DPolG zur Gewahrsamsvollzugsverordnung

DPolG NRW zum Entwurf des Ministeriums des Innern zur Gewahrsamsvollzugsverordnung GewvollzVO

Die DPolG NRW hatte in der Vergangenheit stets die Entlastung des vollzugspolizeilichen Dienstes gefordert und dazu unter anderem die Möglichkeit dargelegt, den Objektschutzdienst an private Sicherheitsanbieter auszulagern und den Einsatz von Regierungsbeschäftigten in gewissen Einsatzbereichen vorgeschlagen. Durch den Einsatz von Regierungsbeschäftigen im Polizeigewahrsam, die verschiedene Tätigkeiten ausüben, können vollzugspolizeiliche Kräfte entlastet werden. In erster Linie kommen Tätigkeiten im Bereich des Vorführdienstes, die Gewahrsamsdokumentation, die Kontrollgänge bei eingelieferten Personen, die Beobachtung des Toilettenganges, etc. infrage. Letztlich bildet der Funktionsvorbehalt des Art. 33 (4) GG die absolute Grenze des Tätigkeitsbereiches der Regierungsbeschäftigten.

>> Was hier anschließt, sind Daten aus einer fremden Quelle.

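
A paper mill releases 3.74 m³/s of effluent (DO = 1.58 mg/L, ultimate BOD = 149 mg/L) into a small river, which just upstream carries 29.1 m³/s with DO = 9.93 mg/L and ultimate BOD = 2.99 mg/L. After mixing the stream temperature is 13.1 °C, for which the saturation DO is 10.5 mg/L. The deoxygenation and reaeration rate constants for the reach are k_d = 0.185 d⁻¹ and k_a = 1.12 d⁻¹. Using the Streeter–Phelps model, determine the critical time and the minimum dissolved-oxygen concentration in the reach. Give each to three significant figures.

Mixed DO = (29.1×9.93 + 3.74×1.58)/(29.1+3.74) = 294.9/32.84 = 8.979 mg/L.
Mixed L₀ = (29.1×2.99 + 3.74×149)/(32.84) = 644.3/32.84 = 19.62 mg/L.
Initial deficit D₀ = C_s − DO₀ = 10.5 − 8.979 = 1.521 mg/L.
t_c = (1/0.9350) ln[(1.12/0.185)(1 − 1.521×0.9350/(0.185×19.62))] = 1.070 × ln(3.682) = 1.394 d.
D_c = (0.185/1.12) × 19.62 × e^(−0.185×1.394) = 0.1652 × 19.62 × 0.7727 = 2.504 mg/L.
Minimum DO = 10.5 − 2.504 = 7.996 mg/L.

t_c ≈ 1.39 d; minimum DO ≈ 8.00 mg/L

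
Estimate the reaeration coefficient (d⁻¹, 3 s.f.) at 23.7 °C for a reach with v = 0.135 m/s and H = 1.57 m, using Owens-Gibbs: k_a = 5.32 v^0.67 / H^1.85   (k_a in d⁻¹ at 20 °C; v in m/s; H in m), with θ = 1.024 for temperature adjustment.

k_a(20) = 5.32 × 0.135^0.67 / 1.57^1.85 = 5.32 × 0.2614 / 2.304 = 0.6037 d⁻¹.
k_a(23.7) = 0.6037 × 1.024^(23.7−20) = 0.6037 × 1.092 = 0.6591 d⁻¹.

k_a ≈ 0.659 d⁻¹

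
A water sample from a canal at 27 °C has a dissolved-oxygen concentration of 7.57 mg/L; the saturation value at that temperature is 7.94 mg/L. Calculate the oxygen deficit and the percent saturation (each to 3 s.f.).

D ≈ 0.370 mg/L; 95.3 % saturation

D = C_s − C = 7.94 − 7.57 = 0.370 mg/L.
% saturation = 7.57/7.94 × 100 = 95.3 %.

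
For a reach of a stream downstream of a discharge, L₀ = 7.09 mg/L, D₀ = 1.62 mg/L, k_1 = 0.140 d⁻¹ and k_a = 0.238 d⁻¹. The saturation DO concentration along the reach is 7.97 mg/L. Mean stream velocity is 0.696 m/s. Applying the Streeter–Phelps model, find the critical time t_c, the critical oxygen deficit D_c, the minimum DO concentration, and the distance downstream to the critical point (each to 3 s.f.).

At the critical point dD/dt = 0, so k_1 L₀ e^(−k_1 t) = k_a D. Substituting D(t) from the Streeter–Phelps equation and solving for t gives
t_c = ln[(k_a/k_1)(1 − D₀(k_a−k_1)/(k_1 L₀))] / (k_a−k_1).
Here k_a−k_1 = 0.09800 d⁻¹ and 1 − D₀(k_a−k_1)/(k_1 L₀) = 1 − 1.62×0.09800/(0.140×7.09) = 0.8401, so
t_c = ln(1.700 × 0.8401) / 0.09800 = 0.3563 / 0.09800 = 3.636 d.
D_c = (k_1/k_a) L₀ e^(−k_1 t_c) = (0.140/0.238) × 7.09 × e^(−0.140×3.636) = 0.5882 × 7.09 × 0.6011 = 2.507 mg/L.
Minimum DO = C_s − D_c = 7.97 − 2.507 = 5.463 mg/L.
x_c = v t_c = 0.696 m/s × 3.636 d × 86400 s/d = 218700 m ≈ 219 km.

t_c ≈ 3.64 d; D_c ≈ 2.51 mg/L; min DO ≈ 5.46 mg/L; x_c ≈ 219 km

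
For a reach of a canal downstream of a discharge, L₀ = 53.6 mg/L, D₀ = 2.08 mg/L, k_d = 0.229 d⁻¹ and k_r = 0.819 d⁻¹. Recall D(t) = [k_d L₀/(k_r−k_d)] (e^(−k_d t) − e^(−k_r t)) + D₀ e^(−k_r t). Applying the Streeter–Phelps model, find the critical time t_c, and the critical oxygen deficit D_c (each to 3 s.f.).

t_c = [1/(k_r−k_d)] ln[(k_r/k_d)(1 − D₀(k_r−k_d)/(k_d L₀))]
= [1/(0.819−0.229)] ln[(0.819/0.229)(1 − 2.08×0.5900/(0.229×53.6))]
= (1/0.5900) ln[3.576 × 0.9000] = 1.695 × ln(3.219) = 1.695 × 1.169 = 1.981 d.
L(t_c) = L₀ e^(−k_d t_c) = 53.6 × 0.6352 = 34.05 mg/L, and at the critical point k_r D_c = k_d L, so D_c = (0.229/0.819) × 34.05 = 9.521 mg/L.

t_c ≈ 1.98 d; D_c ≈ 9.52 mg/L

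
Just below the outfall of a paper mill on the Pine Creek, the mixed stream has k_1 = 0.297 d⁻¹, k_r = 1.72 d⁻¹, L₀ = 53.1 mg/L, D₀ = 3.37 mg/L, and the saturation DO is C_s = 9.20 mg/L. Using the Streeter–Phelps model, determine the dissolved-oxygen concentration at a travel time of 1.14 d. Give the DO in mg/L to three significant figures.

k_1 L₀/(k_r−k_1) = 0.297×53.1/(1.72−0.297) = 15.77/1.423 = 11.08 mg/L.
e^(−k_1 t) = e^(−0.297×1.140) = 0.7128; e^(−k_r t) = e^(−1.72×1.140) = 0.1407.
D = 11.08 × (0.7128 − 0.1407) + 3.37 × 0.1407 = 6.340 + 0.4743 = 6.814 mg/L.
DO = C_s − D = 9.20 − 6.814 = 2.386 mg/L.

DO ≈ 2.39 mg/L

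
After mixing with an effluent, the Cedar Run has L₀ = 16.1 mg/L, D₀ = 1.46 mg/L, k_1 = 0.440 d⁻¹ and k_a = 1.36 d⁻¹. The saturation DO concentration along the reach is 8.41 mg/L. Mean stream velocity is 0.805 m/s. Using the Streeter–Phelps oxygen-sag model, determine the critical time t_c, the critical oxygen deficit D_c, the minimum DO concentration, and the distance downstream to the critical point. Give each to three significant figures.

t_c ≈ 0.998 d; D_c ≈ 3.36 mg/L; min DO ≈ 5.05 mg/L; x_c ≈ 69.4 km

t_c = [1/(k_a−k_1)] ln[(k_a/k_1)(1 − D₀(k_a−k_1)/(k_1 L₀))]
= [1/(1.36−0.440)] ln[(1.36/0.440)(1 − 1.46×0.9200/(0.440×16.1))]
= (1/0.9200) ln[3.091 × 0.8104] = 1.087 × ln(2.505) = 1.087 × 0.9182 = 0.9981 d.
L(t_c) = L₀ e^(−k_1 t_c) = 16.1 × 0.6446 = 10.38 mg/L, and at the critical point k_a D_c = k_1 L, so D_c = (0.440/1.36) × 10.38 = 3.358 mg/L.
Minimum DO = C_s − D_c = 8.41 − 3.358 = 5.052 mg/L.
x_c = v t_c = 0.805 m/s × 0.9981 d × 86400 s/d = 69420 m ≈ 69.4 km.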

Dort, wo hoheitliche Maßnahmen zum Tragen kommen, die unmittelbar mit messbaren Grundrechtseingriffen verbunden sind, müssen ausschließlich von Polizeivollzugsbeamten durchgeführt werden. In dieser Hinsicht ist es auch konsequenterweise richtig, dass die jeweilige Verantwortung des Dienstbetriebes bei Polizeivollzugsbeamten anzusiedeln ist.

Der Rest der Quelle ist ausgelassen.